Books can be created, edited, formatted, and decorated with specialized software for typography, graphics, advertising and sales. More and more, freelance agents and editors offer outsourcing (more fees, but some authors choose that route to retain more control).  
Printing presses are becoming less relevant in an ebook world. You can format and upload a book for nothing in minutes, and have it available for sale all over the world.
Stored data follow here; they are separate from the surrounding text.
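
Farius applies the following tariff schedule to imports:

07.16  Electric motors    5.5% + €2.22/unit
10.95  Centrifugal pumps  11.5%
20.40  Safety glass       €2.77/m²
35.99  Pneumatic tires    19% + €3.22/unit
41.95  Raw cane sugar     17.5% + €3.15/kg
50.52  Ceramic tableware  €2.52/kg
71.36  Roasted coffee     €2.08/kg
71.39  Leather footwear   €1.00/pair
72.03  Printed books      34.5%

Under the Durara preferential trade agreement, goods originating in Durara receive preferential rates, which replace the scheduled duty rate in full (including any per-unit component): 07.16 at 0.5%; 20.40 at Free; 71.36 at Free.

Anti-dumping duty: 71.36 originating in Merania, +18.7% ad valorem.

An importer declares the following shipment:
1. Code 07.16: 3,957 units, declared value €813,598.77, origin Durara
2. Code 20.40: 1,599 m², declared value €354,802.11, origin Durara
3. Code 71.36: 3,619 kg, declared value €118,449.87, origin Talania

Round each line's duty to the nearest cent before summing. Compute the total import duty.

€11,595.51

Line 1 (07.16, Durara, 3,957 units, €813,598.77):
Base rate for 07.16 is 5.5% + €2.22/unit.
Origin Durara qualifies under the Farius–Durara agreement and 07.16 is covered: preferential rate 0.5% applies instead.
Duty = €813,598.77 × 0.5% = €4,067.99.
Line 2 (20.40, Durara, 1,599 m², €354,802.11):
Base rate for 20.40 is €2.77/m².
Origin Durara qualifies under the Farius–Durara agreement and 20.40 is covered: preferential rate Free applies instead.
Duty = €354,802.11 × 0% = €0.00.
Line 3 (71.36, Talania, 3,619 kg, €118,449.87):
Base rate for 71.36 is €2.08/kg.
71.36 has an FTA preferential rate, but origin Talania is not Durara; base rate stands.
The additional-duty order on 71.36 targets Merania, not Talania; it does not apply.
Duty = 3,619 × €2.08 = €7,527.52.
Total = €4,067.99 + €0.00 + €7,527.52 = €11,595.51.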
If you desire a hardcopy, POD (print on demand) services allow individual authors the platform to produce physical books. 
Book pricing rules are suddenly up in the air.  When the costs for a book do not include the paper, printing presses, transportation, storage, and labor associated with those aspects, a $4 book can make money (if a new business model is implemented, and if an audience can be found to buy it).  The Walmart strategy for book pricing becomes attractive, and there is a rush of authors and small presses experimenting with it.  If you can triple your sales by halving the price, why sell a book for $10? You could make more money and spread the book farther with cheaper prices.
Many authors, even within this first two years of the ebook explosion, are exploring these new and diverse options now available, signing with Amazon as a publisher or self-publishing: thriller writers Barry Eisler and Joe Konrath, Amanda Hocking (1.5 million books sold), Kerry Wilkinson (>250,000 books sold), Darcie Chan (>500,000 books sold) and more than 150 authors who have sold over 50,000 books each, and the list grows longer every month.  That there is a metamorphosis in the modern art of writing is there for all to see in black and white, not  Fifty Shades of Grey.
What will happen to the "traditional" system of publishing?   The truth is that nobody knows.  There are a lot of good things in this model: under one roof, one has editors (structural and detailed), typographers, artists, publicists, sales specialists (for physical distribution), and marketing gurus. There is not only a quality filter, there is material refinement. There are many in publishing who have devoted their lives to finding and nurturing good talent. But it is unclear what the new business models will be, and I believe that the next 5-10 years will see a lot of experimentation and change.
Surfing the Wave
Many in publishing (authors, readers, publishers, agents) are becoming increasingly polarized.  Many in the industry are feeling disenfranchised. This is unfortunate, because the best way out is not to dig in and fight, but to work together.  Things are going to change drastically, and it is in the interests of everyone to not get in the way of that change, but to shape it, embrace it, and sail with the new momentum that it will generate.
The line it is drawn the curse it is cast.
The slow one now will later be fast, as the present now will later be past.
The order is rapidly fadin'.
And the first one now will later be last, for the times they are a-changin'.